There’s something undoubtedly cool about adding working lights to a wargaming model, adding that little bit of extra realism to really bring the kit to life. For this reason, we are pleased to bring you a complete guide to lighting the interior and exterior of wargaming vehicles. This tutorial covers installing LEDs and fibre optics into a 40k Rhino tank but it is also suitable for other tanks including Predators and Land Raiders.
The first step is to decide where to drill the holes you need for the LEDs and wiring. Positions can be changed if desired but the interior positions work very well for hiding the wiring. Drill the holes no more than 3mm dia, starting with a small pilot hole and working upwards. Use a sharp scalpel to cut out the rest.
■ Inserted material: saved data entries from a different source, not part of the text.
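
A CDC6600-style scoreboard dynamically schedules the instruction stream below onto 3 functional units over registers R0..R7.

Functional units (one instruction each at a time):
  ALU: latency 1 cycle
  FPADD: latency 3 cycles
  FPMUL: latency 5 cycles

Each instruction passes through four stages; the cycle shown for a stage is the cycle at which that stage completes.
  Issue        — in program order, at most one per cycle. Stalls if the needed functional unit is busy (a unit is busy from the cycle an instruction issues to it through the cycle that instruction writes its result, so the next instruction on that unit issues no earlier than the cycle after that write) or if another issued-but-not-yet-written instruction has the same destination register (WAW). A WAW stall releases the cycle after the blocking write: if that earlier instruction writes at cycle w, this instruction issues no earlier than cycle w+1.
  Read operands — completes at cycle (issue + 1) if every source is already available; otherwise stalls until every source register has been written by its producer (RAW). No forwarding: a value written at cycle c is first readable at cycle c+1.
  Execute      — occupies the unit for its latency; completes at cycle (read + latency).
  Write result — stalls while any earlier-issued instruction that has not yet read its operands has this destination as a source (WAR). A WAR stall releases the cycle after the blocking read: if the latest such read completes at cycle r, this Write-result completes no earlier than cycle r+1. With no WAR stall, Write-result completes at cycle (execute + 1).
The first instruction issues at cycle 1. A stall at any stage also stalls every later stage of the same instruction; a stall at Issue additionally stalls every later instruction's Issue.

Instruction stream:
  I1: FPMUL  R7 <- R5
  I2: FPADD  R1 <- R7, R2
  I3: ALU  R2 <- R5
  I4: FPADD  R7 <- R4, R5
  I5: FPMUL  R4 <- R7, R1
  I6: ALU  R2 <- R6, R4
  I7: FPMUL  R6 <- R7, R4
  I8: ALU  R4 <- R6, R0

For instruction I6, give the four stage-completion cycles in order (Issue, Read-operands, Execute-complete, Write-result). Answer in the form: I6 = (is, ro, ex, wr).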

The button hole in the floor panel is 6mm approx. See Step 3.
The headlights need to be drilled out of the separate moulding before gluing on and then larger holes cut in the panel behind to fit the LED.
Bend the 3mm LED carefully as shown, holding the LED just behind the bulb with tweezers and bending the legs gently down. Check the fit on the interior panel then fix them in this position as it’s shown below using hot melt glue. This creates neat wiring that won’t be visible once the tank is assembled and won’t impact on the tank fitting together
Drill the hole in the base for the switch. It should be around a 6mm hole. The picture shows how the fitted switch should look. The button fits through entirely and the larger base snaps into the hole. Check the switch can be pressed properly.
To neaten the hole for the interior lighting and make it look like part of the tank you can use a moulding, self hardening putty such as Green Stuff / Milliput. Mix up a small piece as per the instructions and roll out a very thin snake. Make as thin as possible. You don’t need very much. Then wrap it around the LED bulb and shape it to look like a mounting plate. I used a coffee stirrer.
For the computer panel inside, drill holes where you would like lights. Drilling from the front is neater. Make a pilot hole first. Take the LED with fibre optic strands and fit these carefully through the holes in the computer console (or where you’ve decided to put them).The fibre is fairly flexible because it is thin but care needs to be taken to feel for resistance and not push it too far or it will snap. Get it as close to the back of the panel as possible. (see photo below) Once the strands are fitted in place use hot melt glue on the back of the panel to hold them in place.
Once fixed and the panel is painted you can then trim the fibre optics flush with the panel.
Do not use superglue with fibre optics as it makes it brittle and it will snap.
Twist the LED wires together – all the red wires and then all the black wires as shown and fit into the connector block. The battery wires go opposite the LED wires as shown. This can be fiddly but it’s best to twist the wires together as tightly as possible, adjust the screw to roughly the right height, place the wires in the hole and then tighten the screw down to secure. Glue the switch in place once the wires are all connected with hot melt glue.
The LED and fibre optics are then fed into the holes for the headlights and the panels can be glued in place.
Trim the fibre optics once painting is finished. Blue tack can be used to cover LED bulbs while painting.
The finished tank interior with red night vision lighting.
The finished tank headlights with additional fibre optic spots. The on/off button is visible underneath. This can be painted to match the tank if desired.